Setting physical goals for oneself is a precarious task. There is a reason that New Year’s resolutions are often the butte of many a joke. It’s because we all know that the majority will be abandoned by February 1st; and for those who haven’t failed at their resolution by February 1st, it’s because they didn’t make a resolution in the first place!
Nevertheless, it is crucial to have physical goals when it comes to wellness. Have you ever known someone who improved his or her health by accident? I have not. People do not just magically become healthy; they do not just start eating healthier, exercising, better, or getting better rest by mere coincidence. They need goals, otherwise, much like Isaac Newton’s physical law that an object at rest tends to stay at rest, we stay in the status quo.
Tip 1: How to Set Physical Goals
So, if we need goals, how do we go about setting them? The answer lies in the avoidance of the common roadblocks that prevent people from setting physical goals. The first roadblock is simply not knowing what a reasonable goal is for yourself. You don’t want to make a bad goal, and you don’t know what a good goal would be, so you just maintain the status quo.

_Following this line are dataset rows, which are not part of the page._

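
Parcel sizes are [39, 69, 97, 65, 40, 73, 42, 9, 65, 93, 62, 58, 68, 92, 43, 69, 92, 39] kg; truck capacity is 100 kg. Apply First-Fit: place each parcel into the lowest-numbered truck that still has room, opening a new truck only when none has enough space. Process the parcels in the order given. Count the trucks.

Put 39 kg in truck 1; 61 kg remain.
Put 69 kg in truck 2; 31 kg remain.
Put 97 kg in truck 3; 3 kg remain.
Put 65 kg in truck 4; 35 kg remain.
Put 40 kg in truck 1; 21 kg remain.
Put 73 kg in truck 5; 27 kg remain.
Put 42 kg in truck 6; 58 kg remain.
Put 9 kg in truck 1; 12 kg remain.
Put 65 kg in truck 7; 35 kg remain.
Put 93 kg in truck 8; 7 kg remain.
Put 62 kg in truck 9; 38 kg remain.
Put 58 kg in truck 6; 0 kg remain.
Put 68 kg in truck 10; 32 kg remain.
Put 92 kg in truck 11; 8 kg remain.
Put 43 kg in truck 12; 57 kg remain.
Put 69 kg in truck 13; 31 kg remain.
Put 92 kg in truck 14; 8 kg remain.
Put 39 kg in truck 12; 18 kg remain.

14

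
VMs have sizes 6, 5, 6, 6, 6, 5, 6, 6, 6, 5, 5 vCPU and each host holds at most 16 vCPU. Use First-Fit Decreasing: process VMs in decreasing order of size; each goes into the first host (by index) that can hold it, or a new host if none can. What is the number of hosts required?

5

Sorted descending: 6, 6, 6, 6, 6, 6, 6, 5, 5, 5, 5.
host 1: place 6 vCPU, 10 vCPU left
host 1: place 6 vCPU, 4 vCPU left
host 2: place 6 vCPU, 10 vCPU left
host 2: place 6 vCPU, 4 vCPU left
host 3: place 6 vCPU, 10 vCPU left
host 3: place 6 vCPU, 4 vCPU left
host 4: place 6 vCPU, 10 vCPU left
host 4: place 5 vCPU, 5 vCPU left
host 4: place 5 vCPU, 0 vCPU left
host 5: place 5 vCPU, 11 vCPU left
host 5: place 5 vCPU, 6 vCPU left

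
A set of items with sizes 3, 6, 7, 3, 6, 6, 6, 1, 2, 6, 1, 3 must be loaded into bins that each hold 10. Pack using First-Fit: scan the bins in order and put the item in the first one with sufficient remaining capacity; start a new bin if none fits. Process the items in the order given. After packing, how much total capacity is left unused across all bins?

10

bin 1: place 3, 7 left
bin 1: place 6, 1 left
bin 2: place 7, 3 left
bin 2: place 3, 0 left
bin 3: place 6, 4 left
bin 4: place 6, 4 left
bin 5: place 6, 4 left
bin 1: place 1, 0 left
bin 3: place 2, 2 left
bin 6: place 6, 4 left
bin 3: place 1, 1 left
bin 4: place 3, 1 left
6 bins × 10 = 60; used 50; unused 10.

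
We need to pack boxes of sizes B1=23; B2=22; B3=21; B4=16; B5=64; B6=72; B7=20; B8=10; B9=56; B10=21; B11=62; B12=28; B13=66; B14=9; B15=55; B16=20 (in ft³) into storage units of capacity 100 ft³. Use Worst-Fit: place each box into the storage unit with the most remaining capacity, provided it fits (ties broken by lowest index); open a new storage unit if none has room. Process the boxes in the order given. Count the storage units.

7

storage unit 1: place B1 (23 ft³), 77 ft³ left
storage unit 1: place B2 (22 ft³), 55 ft³ left
storage unit 1: place B3 (21 ft³), 34 ft³ left
storage unit 1: place B4 (16 ft³), 18 ft³ left
storage unit 2: place B5 (64 ft³), 36 ft³ left
storage unit 3: place B6 (72 ft³), 28 ft³ left
storage unit 2: place B7 (20 ft³), 16 ft³ left
storage unit 3: place B8 (10 ft³), 18 ft³ left
storage unit 4: place B9 (56 ft³), 44 ft³ left
storage unit 4: place B10 (21 ft³), 23 ft³ left
storage unit 5: place B11 (62 ft³), 38 ft³ left
storage unit 5: place B12 (28 ft³), 10 ft³ left
storage unit 6: place B13 (66 ft³), 34 ft³ left
storage unit 6: place B14 (9 ft³), 25 ft³ left
storage unit 7: place B15 (55 ft³), 45 ft³ left
storage unit 7: place B16 (20 ft³), 25 ft³ left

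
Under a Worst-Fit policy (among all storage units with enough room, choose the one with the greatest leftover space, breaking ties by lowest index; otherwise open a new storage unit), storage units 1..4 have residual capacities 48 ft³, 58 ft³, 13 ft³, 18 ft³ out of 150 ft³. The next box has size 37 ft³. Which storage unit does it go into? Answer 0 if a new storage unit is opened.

Storage units with room: storage unit 1 (48 ft³), storage unit 2 (58 ft³).
Most room is storage unit 2 with 58 ft³ free.

2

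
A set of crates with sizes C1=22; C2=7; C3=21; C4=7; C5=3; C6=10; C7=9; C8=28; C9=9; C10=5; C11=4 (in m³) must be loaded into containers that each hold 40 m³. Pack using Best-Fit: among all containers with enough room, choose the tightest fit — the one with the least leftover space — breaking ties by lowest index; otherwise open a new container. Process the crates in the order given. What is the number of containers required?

4 containers

Put C1 (22 m³) in container 1; 18 m³ remain.
Put C2 (7 m³) in container 1; 11 m³ remain.
Put C3 (21 m³) in container 2; 19 m³ remain.
Put C4 (7 m³) in container 1; 4 m³ remain.
Put C5 (3 m³) in container 1; 1 m³ remain.
Put C6 (10 m³) in container 2; 9 m³ remain.
Put C7 (9 m³) in container 2; 0 m³ remain.
Put C8 (28 m³) in container 3; 12 m³ remain.
Put C9 (9 m³) in container 3; 3 m³ remain.
Put C10 (5 m³) in container 4; 35 m³ remain.
Put C11 (4 m³) in container 4; 31 m³ remain.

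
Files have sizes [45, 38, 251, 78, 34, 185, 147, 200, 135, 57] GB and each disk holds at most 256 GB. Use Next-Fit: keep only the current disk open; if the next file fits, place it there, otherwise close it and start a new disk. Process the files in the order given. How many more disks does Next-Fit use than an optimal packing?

Next-Fit: [45,38] [251] [78,34] [185] [147] [200] [135,57] → 7 disks.
Total size 1170 GB; any packing needs at least ⌈1170/256⌉ = 5 disks.
An optimal packing achieves that bound: [251] [200,45] [185,57] [147,78] [135,38,34] → 5 disks.
Excess: 7 − 5 = 2.

2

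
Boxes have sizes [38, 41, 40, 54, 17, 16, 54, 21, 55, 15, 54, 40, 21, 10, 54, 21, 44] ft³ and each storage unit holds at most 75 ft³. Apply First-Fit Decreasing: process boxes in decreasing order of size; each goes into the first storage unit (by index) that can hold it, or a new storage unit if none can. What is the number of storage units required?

Sorted descending: 55, 54, 54, 54, 54, 44, 41, 40, 40, 38, 21, 21, 21, 17, 16, 15, 10.
55 ft³ → storage unit 1 (remaining 20 ft³)
54 ft³ → storage unit 2 (remaining 21 ft³)
54 ft³ → storage unit 3 (remaining 21 ft³)
54 ft³ → storage unit 4 (remaining 21 ft³)
54 ft³ → storage unit 5 (remaining 21 ft³)
44 ft³ → storage unit 6 (remaining 31 ft³)
41 ft³ → storage unit 7 (remaining 34 ft³)
40 ft³ → storage unit 8 (remaining 35 ft³)
40 ft³ → storage unit 9 (remaining 35 ft³)
38 ft³ → storage unit 10 (remaining 37 ft³)
21 ft³ → storage unit 2 (remaining 0 ft³)
21 ft³ → storage unit 3 (remaining 0 ft³)
21 ft³ → storage unit 4 (remaining 0 ft³)
17 ft³ → storage unit 1 (remaining 3 ft³)
16 ft³ → storage unit 5 (remaining 5 ft³)
15 ft³ → storage unit 6 (remaining 16 ft³)
10 ft³ → storage unit 6 (remaining 6 ft³)

10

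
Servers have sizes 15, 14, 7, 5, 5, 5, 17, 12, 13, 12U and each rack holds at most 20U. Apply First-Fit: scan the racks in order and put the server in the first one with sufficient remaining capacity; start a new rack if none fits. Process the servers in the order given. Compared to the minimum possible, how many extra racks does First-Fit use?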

What a good goal looks like is going to vary, depending on where a person is starting in their physical well-being and what they’d like to be able to do, but we can say at least this much: if you don’t exercise, simply starting with a ten or fifteen minute walk a couple times a week is a great goal to start with. In terms of exercise that makes the biggest difference in longevity and physical health, there is probably nothing that makes a bigger difference than changing from a non-walker to regular walker.

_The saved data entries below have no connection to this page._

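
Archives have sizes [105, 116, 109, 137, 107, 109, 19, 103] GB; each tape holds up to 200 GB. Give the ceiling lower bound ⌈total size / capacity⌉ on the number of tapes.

Total size = 105 + 116 + 109 + 137 + 107 + 109 + 19 + 103 = 805 GB.
⌈805 / 200⌉ = 5.

5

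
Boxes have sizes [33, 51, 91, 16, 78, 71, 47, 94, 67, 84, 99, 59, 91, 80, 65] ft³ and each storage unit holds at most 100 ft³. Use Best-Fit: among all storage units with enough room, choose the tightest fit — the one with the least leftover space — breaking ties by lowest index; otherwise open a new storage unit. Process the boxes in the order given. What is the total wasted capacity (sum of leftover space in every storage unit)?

storage unit 1: place 33 ft³, 67 ft³ left
storage unit 1: place 51 ft³, 16 ft³ left
storage unit 2: place 91 ft³, 9 ft³ left
storage unit 1: place 16 ft³, 0 ft³ left
storage unit 3: place 78 ft³, 22 ft³ left
storage unit 4: place 71 ft³, 29 ft³ left
storage unit 5: place 47 ft³, 53 ft³ left
storage unit 6: place 94 ft³, 6 ft³ left
storage unit 7: place 67 ft³, 33 ft³ left
storage unit 8: place 84 ft³, 16 ft³ left
storage unit 9: place 99 ft³, 1 ft³ left
storage unit 10: place 59 ft³, 41 ft³ left
storage unit 11: place 91 ft³, 9 ft³ left
storage unit 12: place 80 ft³, 20 ft³ left
storage unit 13: place 65 ft³, 35 ft³ left
13 storage units × 100 ft³ = 1300 ft³; used 1026 ft³; unused 274 ft³.

274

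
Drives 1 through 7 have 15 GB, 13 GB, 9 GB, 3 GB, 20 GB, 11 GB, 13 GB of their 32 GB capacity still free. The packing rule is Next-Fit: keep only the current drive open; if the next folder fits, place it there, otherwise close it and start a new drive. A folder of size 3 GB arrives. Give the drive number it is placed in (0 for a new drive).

Next-Fit only looks at drive 7, which has 13 GB free.
3 GB fits there.

7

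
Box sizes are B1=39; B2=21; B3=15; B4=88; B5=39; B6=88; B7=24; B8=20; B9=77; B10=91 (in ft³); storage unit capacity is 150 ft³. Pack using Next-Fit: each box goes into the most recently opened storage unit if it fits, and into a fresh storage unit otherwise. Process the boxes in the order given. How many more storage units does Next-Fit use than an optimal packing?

Next-Fit: [39,21,15] [88,39] [88,24,20] [77] [91] → 5 storage units.
Total size 502 ft³; any packing needs at least ⌈502/150⌉ = 4 storage units.
An optimal packing achieves that bound: [91,39,20] [88,39,21] [88,24,15] [77] → 4 storage units.
Excess: 5 − 4 = 1.

1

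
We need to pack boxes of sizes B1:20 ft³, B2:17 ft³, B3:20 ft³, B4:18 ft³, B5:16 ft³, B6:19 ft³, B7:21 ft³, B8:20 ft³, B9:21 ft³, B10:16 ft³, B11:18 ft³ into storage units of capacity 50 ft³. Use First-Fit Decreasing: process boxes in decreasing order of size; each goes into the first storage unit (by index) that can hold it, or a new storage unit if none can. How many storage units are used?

Sorted descending: 21, 21, 20, 20, 20, 19, 18, 18, 17, 16, 16.
storage unit 1: place 21 ft³, 29 ft³ left
storage unit 1: place 21 ft³, 8 ft³ left
storage unit 2: place 20 ft³, 30 ft³ left
storage unit 2: place 20 ft³, 10 ft³ left
storage unit 3: place 20 ft³, 30 ft³ left
storage unit 3: place 19 ft³, 11 ft³ left
storage unit 4: place 18 ft³, 32 ft³ left
storage unit 4: place 18 ft³, 14 ft³ left
storage unit 5: place 17 ft³, 33 ft³ left
storage unit 5: place 16 ft³, 17 ft³ left
storage unit 5: place 16 ft³, 1 ft³ left
Final storage units: [21,21] [20,20] [20,19] [18,18] [17,16,16].

5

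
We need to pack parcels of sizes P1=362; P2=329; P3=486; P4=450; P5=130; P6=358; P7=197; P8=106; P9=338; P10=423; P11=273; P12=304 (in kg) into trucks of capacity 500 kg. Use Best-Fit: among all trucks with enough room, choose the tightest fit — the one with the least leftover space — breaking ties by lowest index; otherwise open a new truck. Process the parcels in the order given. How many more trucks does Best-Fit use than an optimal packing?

Best-Fit: [362,130] [329] [486] [450] [358,106] [197,273] [338] [423] [304] → 9 trucks.
9 parcels exceed 250 kg (half the capacity), and no two of those can share a truck, so at least 9 trucks are needed.
So 9 is already optimal.

0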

Tip 2: Overcoming Fear of Failure When Setting Physical Goals
The second significant roadblock is fear of failure. Setting a goal and failing often feels worse than just not setting a goal at all. However, when we give in to this way of thinking, we aren’t seeing the big picture. If you set a goal and fall short, you’ve actually made some progress. You may not be where you want to be. You may not even be where you think you should be. But, you’ve made progress.
Tip 3: Get Started
So, take a few minutes over lunch, or before bed, and set a physical goal for the week, whether it’s a walk, or replacing one soda with a water, or going to bed fifteen minutes earlier, you are flipping from being an object at rest to an object at motion, and Newton said that once an object is in motion, it tends to stay in motion!